IBM on Tuesday unveiled its new lineup of processor systems and blades, high-speed connectivity and coprocessor acceleration technology for the System Cluster 1350. The hybrid supercomputer also will enable users to run a mixture of different processors, including AMD Opteron, Intel Xeon, and IBM Cell.

That combination of processors should give university researchers the boost they've been waiting for, says Craig Stewart, associate VP for research computing and chief operating officer of the pervasive technology labs at Indiana University. The school now runs the country's second-largest supercomputer, which already has a theoretical peak capability of 2,024 teraflops.

Stewart says researchers plan to continue to run the IBM JS21 blade using the IBM PowerPC chip that they already have in place in their supercomputer, Big Red. But within a few months, they plan to add cell blades to the system, and that should multiply the speed they're getting out of their supercomputer.
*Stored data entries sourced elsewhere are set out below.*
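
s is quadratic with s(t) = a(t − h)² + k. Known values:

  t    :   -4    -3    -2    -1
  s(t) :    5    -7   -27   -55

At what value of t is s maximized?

First differences -12, -20, -28; second difference -8 = 2a, so a = -4.
Expanding, the t-coefficient is −2ah = 8h; matching it to the data gives h = -5, and then k = 9.
So s(t) = -4(t + 5)² + 9.
Hence h = -5.

-5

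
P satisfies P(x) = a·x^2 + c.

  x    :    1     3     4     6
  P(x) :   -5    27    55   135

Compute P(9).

315

From P(1) = -5 and P(3) = 27: 1a + c = -5 and 9a + c = 27.
Subtracting: 8a = 32, so a = 4; then c = -5 − 4·1 = -9.
So P(x) = 4x² − 9, and P(9) = 315.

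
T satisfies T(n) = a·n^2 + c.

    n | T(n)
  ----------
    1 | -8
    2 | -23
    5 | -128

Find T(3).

From T(1) = -8 and T(2) = -23: 1a + c = -8 and 4a + c = -23.
Subtracting: 3a = -15, so a = -5; then c = -8 − (-5)·1 = -3.
So T(n) = -5n² − 3, and T(3) = -48.

-48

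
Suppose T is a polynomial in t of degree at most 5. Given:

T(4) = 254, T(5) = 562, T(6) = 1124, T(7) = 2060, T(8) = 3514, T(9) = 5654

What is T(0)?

First differences: 308, 562, 936, 1454, 2140. Second differences: 254, 374, 518, 686. Third differences: 120, 144, 168. Fourth differences: 24, 24.
Level-4 differences are constant, so T has degree 4.
Fitting a degree-4 polynomial gives T(t) = t^4 - 2t³ + 6t² + 7t + 2.
The constant term is T(0) = 2.

2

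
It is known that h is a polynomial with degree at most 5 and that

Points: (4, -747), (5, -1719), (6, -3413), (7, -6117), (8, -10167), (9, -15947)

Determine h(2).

-57

First differences: -972, -1694, -2704, -4050, -5780. Second differences: -722, -1010, -1346, -1730. Third differences: -288, -336, -384. Fourth differences: -48, -48.
Level-4 differences are constant, so h has degree 4.
Fitting a degree-4 polynomial gives h(n) = -2n^4 - 4n³ + n² + n + 1.
Then h(2) = -57.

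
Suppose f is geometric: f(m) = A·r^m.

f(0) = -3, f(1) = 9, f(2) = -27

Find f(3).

Consecutive ratio: 9/(-3) = -3, and -27/9 = -3, so r = -3.
Then A·(-3)^0 = -3 gives A = -3, and f(m) = -3·(-3)^m.
f(3) = -3·(-3)^3 = 81.

81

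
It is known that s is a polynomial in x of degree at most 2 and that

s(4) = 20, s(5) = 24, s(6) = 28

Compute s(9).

40

Write s(x) = ax² + bx + c; the 3 given values yield a linear system in the 3 coefficients.
Solving, the leading coefficient vanishes, and s(x) = 4x + 4.
Then s(9) = 40.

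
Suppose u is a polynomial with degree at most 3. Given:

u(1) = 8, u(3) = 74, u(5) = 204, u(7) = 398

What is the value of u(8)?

Write u(n) = an³ + bn² + cn + d; the 4 given values yield a linear system in the 4 coefficients.
Solving, the leading coefficient vanishes, and u(n) = 8n² + n - 1.
Then u(8) = 519.

519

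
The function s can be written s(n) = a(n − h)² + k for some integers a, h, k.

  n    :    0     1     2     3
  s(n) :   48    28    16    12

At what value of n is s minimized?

First differences -20, -12, -4; second difference 8 = 2a, so a = 4.
Expanding, the n-coefficient is −2ah = -8h; matching it to the data gives h = 3, and then k = 12.
So s(n) = 4(n − 3)² + 12.
Hence h = 3.

3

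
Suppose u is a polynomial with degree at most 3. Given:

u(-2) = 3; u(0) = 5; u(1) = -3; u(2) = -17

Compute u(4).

-63

Write u(t) = at³ + bt² + ct + d; the 4 given values yield a linear system in the 4 coefficients.
Solving, the leading coefficient vanishes, and u(t) = -3t² - 5t + 5.
Then u(4) = -63.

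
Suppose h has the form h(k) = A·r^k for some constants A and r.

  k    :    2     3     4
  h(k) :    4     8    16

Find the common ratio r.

2

Consecutive ratio: 8/4 = 2, and 16/8 = 2, so r = 2.
Then A·2^2 = 4 gives A = 1, and h(k) = 1·2^k.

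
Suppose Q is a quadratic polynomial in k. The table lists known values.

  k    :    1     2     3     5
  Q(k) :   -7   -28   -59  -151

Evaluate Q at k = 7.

Write Q(k) = ak² + bk + c; the 4 given values yield a linear system in the 3 coefficients.
Solving, Q(k) = -5k² - 6k + 4.
Then Q(7) = -283.

-283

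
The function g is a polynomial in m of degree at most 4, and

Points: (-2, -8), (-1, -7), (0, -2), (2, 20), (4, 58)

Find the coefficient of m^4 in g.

0

Write g(m) = am^4 + bm³ + cm² + dm + e; the 5 given values yield a linear system in the 5 coefficients.
Solving, the top 2 coefficients vanish, and g(m) = 2m² + 7m - 2.
The coefficient of m^4 is 0.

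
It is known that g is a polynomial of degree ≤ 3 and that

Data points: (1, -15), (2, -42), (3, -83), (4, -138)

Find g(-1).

Write g(k) = ak³ + bk² + ck + d; the 4 given values yield a linear system in the 4 coefficients.
Solving, the leading coefficient vanishes, and g(k) = -7k² - 6k - 2.
Then g(-1) = -3.

-3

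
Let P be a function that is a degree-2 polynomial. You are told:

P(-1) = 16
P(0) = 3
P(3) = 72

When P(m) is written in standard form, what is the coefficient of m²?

Write P(m) = am² + bm + c; the 3 given values yield a linear system in the 3 coefficients.
Solving, P(m) = 9m² - 4m + 3.
The coefficient of m² is 9.

9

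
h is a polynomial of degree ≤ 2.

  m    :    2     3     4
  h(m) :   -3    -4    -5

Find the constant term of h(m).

-1

First differences: -1, -1.
Level-1 differences are constant, so h has degree 1.
Fitting a degree-1 polynomial gives h(m) = -m - 1.
The constant term is h(0) = -1.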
"Cells have eight processing cores in one processor, so one cell processor can do as much work as eight processors of the kind in your traditional desktop computer," says Stewart. "This will allow us to search for genetic similarities and anomalies much faster than with the traditional supercomputer. The search for cures to genetic diseases becomes feasible when it might otherwise not be."

Wendy McGee, director of IBM's clusters business unit, says it's the addition of the cell chips that largely makes the speed enhancements. The Cell processor was originally built for the upcoming Sony PlayStation 3 and is especially efficient at doing large, complex mathematical computations. While the Cell chips are handling that kind of calculation, the Opteron processor, for example, could be handling the storage functions, she says.

"The main message here is that a cluster is not a cluster is not a cluster," says Charles King, principal analyst at Pund-IT Research. "Depending on the processor platforms, the interconnect technologies, the communication technologies, and the switches clusters are no longer a one-size-fits-all technology. Enterprises that work with IBM will be able to develop cluster solutions specifically designed to the kinds of workloads they need to deal with. That's really good news for business."

IBM has a much greater range of technologies that can be incorporated into a cluster than any other vendor at this point, King says. "The downside is that any time you offer people a great deal of choice, it requires a good deal more homework than many companies are either used to performing or interested in performing," he says. "If they just know x86 all day and all night, then it may be hard to get the message through that there are other options out there."

Joe Wilcox, an analyst at JupiterResearch, says clustering these technologies together adds an awful lot of weight to them in their own industry sectors. "IBM has a reputation around supercomputing," he says. "The fact that IBM is producing this kind of a computer adds a lot of street cred to the technologies inside it. The hybrid is big news, but the fact that it's an IBM hybrid makes it bigger."